Once we noticed exactly what was going on, Maya and I jumped into action. I took off my shirt and Maya tied it around Filou’s paw as a tourniquet. I then picked Filou up and carried her, and Maya called the vet. This was an emergency. The vet gave Filou stitches and told Maya and me that Filou shouldn’t play vigorously for at least two weeks.
Crazy, huh? So, yeah, we had a little shock today.
Anyway, yeah, so I’m still sitting here at my kitchen table but I’m starting to smell the pizza. I have to work tomorrow. Teaching English is fun. But making time to do journalism, my first love, can sometimes be challenging, especially if you have a job, a girlfriend, a dog, and a girlfriend that likes to spend a lot of time with you.
Someone I once met put it so well. He was a journalist, Hassan M. Fattah was his name, and he came as a guest speaker to one of my classes when I was in J-school. He came to the class to give us students a motivational speech of sorts, sure, but he also did something else, which made an even more lasting impression on me. To help the students understand the pitfalls that come with being a journalist and what kind of demands we might face, he passed out three objects: a pencil, a Nokia cell phone and a photo of his wife and children. He passed out these objects, he said, to illustrate very specific points.

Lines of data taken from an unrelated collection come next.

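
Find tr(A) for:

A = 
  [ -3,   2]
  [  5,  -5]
-8

tr(A) = -3 + -5 = -8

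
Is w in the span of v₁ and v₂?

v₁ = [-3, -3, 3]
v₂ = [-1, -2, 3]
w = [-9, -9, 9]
Yes

Form the augmented matrix and row-reduce:
[v₁|v₂|w] = 
  [ -3,  -1,  -9]
  [ -3,  -2,  -9]
  [  3,   3,   9]
R2 → R2 - (1)·R1
R3 → R3 + (1)·R1
R3 → R3 + (2)·R2
REF = 
  [ -3,  -1,  -9]
  [  0,  -1,   0]
  [  0,   0,   0]

No row of the form [0 0 | nonzero], so the system is consistent. Back-substitution gives c₁ = 3, c₂ = 0: w = (3)·v₁ + (0)·v₂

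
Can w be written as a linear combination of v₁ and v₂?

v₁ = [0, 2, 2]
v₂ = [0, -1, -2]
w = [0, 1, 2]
Yes

Form the augmented matrix and row-reduce:
[v₁|v₂|w] = 
  [  0,   0,   0]
  [  2,  -1,   1]
  [  2,  -2,   2]
Swap R1 ↔ R2
R3 → R3 - (1)·R1
Swap R2 ↔ R3
REF = 
  [  2,  -1,   1]
  [  0,  -1,   1]
  [  0,   0,   0]

No row of the form [0 0 | nonzero], so the system is consistent. Back-substitution gives c₁ = 0, c₂ = -1: w = (0)·v₁ + (-1)·v₂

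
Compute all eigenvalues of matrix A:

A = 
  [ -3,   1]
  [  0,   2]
tr(A) = -1, det(A) = -6
Characteristic polynomial: λ² - tr(A)λ + det(A) = λ² + λ - 6
λ² + λ - 6 = (λ + 3)(λ - 2)

λ = 2, -3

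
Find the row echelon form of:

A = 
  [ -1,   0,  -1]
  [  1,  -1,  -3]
Row operations:
R2 → R2 + (1)·R1

Resulting echelon form:
REF = 
  [ -1,   0,  -1]
  [  0,  -1,  -4]

Rank = 2 (number of non-zero pivot rows).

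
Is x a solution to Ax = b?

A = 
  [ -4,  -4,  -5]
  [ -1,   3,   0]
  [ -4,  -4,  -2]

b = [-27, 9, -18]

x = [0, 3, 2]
No

Ax = [-22, 9, -16] ≠ b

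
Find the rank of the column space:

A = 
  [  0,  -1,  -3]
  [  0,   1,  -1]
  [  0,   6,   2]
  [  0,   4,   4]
dim(Col(A)) = 2

Row reduce:
R2 → R2 + (1)·R1
R3 → R3 + (6)·R1
R4 → R4 + (4)·R1
R3 → R3 - (4)·R2
R4 → R4 - (2)·R2
REF = 
  [  0,  -1,  -3]
  [  0,   0,  -4]
  [  0,   0,   0]
  [  0,   0,   0]
Pivot columns: 2, 3 → 2 pivots.
dim(Col(A)) = number of pivot columns = 2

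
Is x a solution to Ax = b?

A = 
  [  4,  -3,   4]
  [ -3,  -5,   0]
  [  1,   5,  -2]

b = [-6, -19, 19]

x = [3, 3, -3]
No

Ax = [-9, -24, 24] ≠ b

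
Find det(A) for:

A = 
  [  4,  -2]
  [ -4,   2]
For a 2×2 matrix, det = ad - bc = (4)(2) - (-2)(-4) = 0

det(A) = 0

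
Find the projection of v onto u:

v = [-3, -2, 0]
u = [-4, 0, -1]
proj_u(v) = [-48/17, 0, -12/17]

v·u = (-3)(-4) + (-2)(0) + (0)(-1) = 12
u·u = (-4)² + (0)² + (-1)² = 17
proj_u(v) = (v·u / u·u) × u = (12/17) × u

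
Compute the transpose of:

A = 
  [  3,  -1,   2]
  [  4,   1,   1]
Aᵀ = 
  [  3,   4]
  [ -1,   1]
  [  2,   1]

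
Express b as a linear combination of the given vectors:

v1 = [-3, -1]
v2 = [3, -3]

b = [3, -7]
c1 = 1, c2 = 2

b = 1·v1 + 2·v2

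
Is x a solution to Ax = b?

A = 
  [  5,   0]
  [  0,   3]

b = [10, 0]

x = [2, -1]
No

Ax = [10, -3] ≠ b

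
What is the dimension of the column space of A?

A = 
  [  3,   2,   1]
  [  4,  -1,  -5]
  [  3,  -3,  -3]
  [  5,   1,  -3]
dim(Col(A)) = 3

Row reduce:
R2 → R2 - (4/3)·R1
R3 → R3 - (1)·R1
R4 → R4 - (5/3)·R1
R3 → R3 - (15/11)·R2
R4 → R4 - (7/11)·R2
R4 → R4 + (7/51)·R3
REF = 
  [    3,     2,     1]
  [    0, -11/3, -19/3]
  [    0,     0, 51/11]
  [    0,     0,     0]
Pivot columns: 1, 2, 3 → 3 pivots.
dim(Col(A)) = number of pivot columns = 3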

The pencil. He said that as a journalist you should always have a pencil on you because a) a pen could run out of ink and b) pens don’t always write in the rain. The Nokia cell phone. It’s smart to have a Nokia cell phone because it’s the most popular cell phone in the world (still true) and if your cell phone loses a charge, you have the best odds with a Nokia of finding someone who possesses an adapter you can use. And the picture. “Look at this picture…,” he said. “It’s my family. Believe it or not but you are going to have to consider your family a lot in this business. In fact, your family is probably what you will have to consider most when making your choices. You may not think it now, but at some point you are probably going to have to weigh how much you love your wife and your family and what is best for them against your love for journalism. These two things — the interests of your family and journalism — are probably going to be the two biggest competing interests in your life.”
And you know what? Fattah was right. Now that I’ve moved to Germany to be with my girlfriend and I sorta have had to restart as a freelancer when I’d already had a nice journalism gig back in the U.S., I have a better understanding for this “scale” that Fattah was taking about.
But it’s all good. I’m happy and things are moving along pretty well.